Comfort in connection
A lovey doll can have a soothing effect on parents, too. Dockey says moms and dads find comfort in knowing that their scent is relaxing their infants during the times when the babes can't be in their arms.


Karin Larson, a registered nurse at Providence Portland Medical Center in Oregon, and her mother, Pat Sandberg, make lovey dolls for the hospital.

"Parents can feel helpless in this situation where things did not go maybe according to their plan," Dockey says. "So, the dolls give parents some control back and some power back in caring for their baby."

The lovey dolls are made by volunteers at all three Oregon hospitals. At PeaceHealth Sacred Heart, most of them are made by Winnie Jones with material provided by the hospital. She stitches the soft flannel squares together, stuffing them with cotton and tying off the middle section with ribbons.

She started making a few of the dolls every week about four years ago. With the onset of the COVID-19 pandemic, she picked up her pace. Now she makes as many as 24 a week. "While I sew these, I say a little prayer for the babies who receive them and it just makes me feel good doing this," says Jones, who lives in Eugene, Oregon.

Once the preemies are discharged, the dolls go home with the families as keepsakes. Before the pandemic, Providence Portland hosted annual reunions for NICU families. It wasn't unusual for parents to tell the NICU nurses that the children even as toddlers were still attached to the toys.

Nurse, mother team up
Providence Portland's lovey doll supplies used to come from various volunteers, including Girl Scout troops. In recent years, Karin Larson, a registered nurse in the hospital's NICU, and her mother, Pat Sandberg, have been making all of them.

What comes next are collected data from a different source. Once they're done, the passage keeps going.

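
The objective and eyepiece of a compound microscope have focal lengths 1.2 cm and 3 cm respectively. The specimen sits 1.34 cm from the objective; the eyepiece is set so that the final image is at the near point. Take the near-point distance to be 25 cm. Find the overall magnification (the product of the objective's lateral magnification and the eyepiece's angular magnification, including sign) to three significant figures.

-80.0

Objective: 1/d_i = 1/f_obj - 1/d_o = 1/1.2 - 1/1.34 = 0.08706 cm^-1, so d_i = 11.486 cm.
m_obj = -d_i/d_o = -11.486/1.34 = -8.571.
Eyepiece angular magnification (image at near point): M_eye = 1 + D/f_e = 1 + 25/3 = 9.333.
Overall M = m_obj x M_eye = (-8.571)(9.333) = -80.00.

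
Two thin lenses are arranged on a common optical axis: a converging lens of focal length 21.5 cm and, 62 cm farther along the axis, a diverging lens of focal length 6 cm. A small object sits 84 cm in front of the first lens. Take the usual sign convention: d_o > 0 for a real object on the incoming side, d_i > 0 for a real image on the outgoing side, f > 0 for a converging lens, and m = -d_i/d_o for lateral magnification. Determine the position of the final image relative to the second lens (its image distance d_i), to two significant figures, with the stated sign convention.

First lens: d_i1 = 1/(1/21.5 - 1/84) = 28.896 cm.
That image sits 33.104 cm in front of the second lens, so d_o2 = 33.104 cm.
Second lens: d_i2 = 1/(1/(-6) - 1/(33.104)) = -5.079 cm.

-5.1 cm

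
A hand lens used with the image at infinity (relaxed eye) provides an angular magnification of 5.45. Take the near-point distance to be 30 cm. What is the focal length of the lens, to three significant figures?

5.50 cm

For the image at infinity, M = D/f.
f = D/M = 30/5.45 = 5.505 cm.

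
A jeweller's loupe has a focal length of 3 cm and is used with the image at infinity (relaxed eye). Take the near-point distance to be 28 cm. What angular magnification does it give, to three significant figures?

9.33

M = D/f = 28/3 = 9.333.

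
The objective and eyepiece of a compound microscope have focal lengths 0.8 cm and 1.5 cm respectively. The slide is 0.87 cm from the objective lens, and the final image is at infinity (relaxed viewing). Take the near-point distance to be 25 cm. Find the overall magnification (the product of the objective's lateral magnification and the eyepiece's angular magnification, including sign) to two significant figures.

-190

Objective: 1/d_i = 1/f_obj - 1/d_o = 1/0.8 - 1/0.87 = 0.10057 cm^-1, so d_i = 9.943 cm.
m_obj = -d_i/d_o = -9.943/0.87 = -11.429.
Eyepiece angular magnification (image at infinity): M_eye = D/f_e = 25/1.5 = 16.667.
Overall M = m_obj x M_eye = (-11.429)(16.667) = -190.48.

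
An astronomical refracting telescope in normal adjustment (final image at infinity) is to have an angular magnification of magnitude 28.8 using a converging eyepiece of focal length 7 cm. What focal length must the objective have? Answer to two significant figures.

200 cm

|M| = f_obj/|f_eye|, so f_obj = |M| x |f_eye| = 28.8 x 7 = 201.600 cm.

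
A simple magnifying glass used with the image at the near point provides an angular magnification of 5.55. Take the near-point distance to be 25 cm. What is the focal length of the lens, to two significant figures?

For the image at the near point, M = 1 + D/f.
f = D/(M - 1) = 25/(5.55 - 1) = 5.495 cm.

5.5 cm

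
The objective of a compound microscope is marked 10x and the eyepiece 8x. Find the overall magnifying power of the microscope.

The overall magnification of a compound microscope is the product of the objective and eyepiece magnifications:
M = M_obj x M_eye = 10 x 8 = 80.

80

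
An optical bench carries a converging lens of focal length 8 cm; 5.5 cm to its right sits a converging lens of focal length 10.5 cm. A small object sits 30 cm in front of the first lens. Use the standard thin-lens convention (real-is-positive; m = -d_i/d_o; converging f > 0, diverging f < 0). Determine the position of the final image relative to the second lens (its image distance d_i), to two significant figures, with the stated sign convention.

3.6 cm

Lens 1: 1/d_i1 = 1/f_1 - 1/d_o1 = 1/8 - 1/30 = 0.09167 cm^-1, so d_i1 = 10.909 cm.
This image would form 10.909 cm past lens 1, i.e. 5.409 cm beyond lens 2, so it is a virtual object for lens 2: d_o2 = 5.5 - 10.909 = -5.409 cm.
Lens 2: 1/d_i2 = 1/f_2 - 1/d_o2 = 1/10.5 - 1/(-5.409) = 0.28011 cm^-1, so d_i2 = 3.570 cm.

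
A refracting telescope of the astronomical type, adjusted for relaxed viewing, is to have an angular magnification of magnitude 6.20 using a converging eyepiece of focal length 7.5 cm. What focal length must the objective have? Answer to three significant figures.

46.5 cm

|M| = f_obj/|f_eye|, so f_obj = |M| x |f_eye| = 6.2 x 7.5 = 46.500 cm.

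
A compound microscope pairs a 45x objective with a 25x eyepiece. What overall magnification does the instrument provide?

The overall magnification of a compound microscope is the product of the objective and eyepiece magnifications:
M = M_obj x M_eye = 45 x 25 = 1125.

1125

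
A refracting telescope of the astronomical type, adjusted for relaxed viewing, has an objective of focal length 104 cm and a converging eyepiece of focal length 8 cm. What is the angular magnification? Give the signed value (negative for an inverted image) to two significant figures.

-13

M = -f_obj/f_eye = -104/(8) = -13.000.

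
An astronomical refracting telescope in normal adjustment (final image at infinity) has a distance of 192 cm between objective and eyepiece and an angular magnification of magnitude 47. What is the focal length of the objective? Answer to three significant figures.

In normal adjustment the tube length equals f_obj + f_eye and |M| = f_obj/f_eye.
So f_obj = 47 f_eye and 47 f_eye + f_eye = 192 cm, giving f_eye = 192/48 = 4.000 cm and f_obj = 188.000 cm.

188 cm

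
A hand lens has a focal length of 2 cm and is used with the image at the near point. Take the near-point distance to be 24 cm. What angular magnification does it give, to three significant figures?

M = 1 + D/f = 1 + 24/2 = 13.000.

13.0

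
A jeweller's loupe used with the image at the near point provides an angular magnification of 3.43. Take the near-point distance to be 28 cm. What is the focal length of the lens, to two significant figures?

For the image at the near point, M = 1 + D/f.
f = D/(M - 1) = 28/(3.43 - 1) = 11.523 cm.

12 cm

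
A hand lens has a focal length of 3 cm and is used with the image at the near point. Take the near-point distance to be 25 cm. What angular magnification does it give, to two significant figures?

M = 1 + D/f = 1 + 25/3 = 9.333.

9.3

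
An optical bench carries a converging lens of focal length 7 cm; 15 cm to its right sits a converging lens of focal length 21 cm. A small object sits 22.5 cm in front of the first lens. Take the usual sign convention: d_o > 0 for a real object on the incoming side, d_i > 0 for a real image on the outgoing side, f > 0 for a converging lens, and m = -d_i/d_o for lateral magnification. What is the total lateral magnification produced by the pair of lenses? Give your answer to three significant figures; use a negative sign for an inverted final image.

Lens 1: 1/d_i1 = 1/f_1 - 1/d_o1 = 1/7 - 1/22.5 = 0.09841 cm^-1, so d_i1 = 10.161 cm.
m_1 = -(10.161)/22.5 = -0.4516.
The intermediate image is 10.161 cm to the right of lens 1, so d_o2 = L - d_i1 = 15 - 10.161 = 4.839 cm.
Lens 2: 1/d_i2 = 1/f_2 - 1/d_o2 = 1/21 - 1/(4.839) = -0.15905 cm^-1, so d_i2 = -6.287 cm.
m_2 = -(-6.287)/(4.839) = 1.2994.
The system's lateral magnification is m_1 m_2 = (-0.4516)(1.2994) = -0.5868.

-0.587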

Larson says she and her mother took over doll production when quality became an issue. "They weren't standing up to repeated laundering," she explains.

She and her mother get together every few months to make the dolls. Her mother, who is 86, handles the part that requires a sewing machine and Larson does the rest. They produce 30-40 dolls at a time.

"They are quite labor intensive, I will say, for as simple of an item as they look," Larson says. "We work for hours just to make one batch."

It's a labor of love for the duo, bonding them much as the dolls bond the newborns and parents in the NICU.

"It's a fun mother-daughter time for us to connect and visit," Larson says. "It's lovely."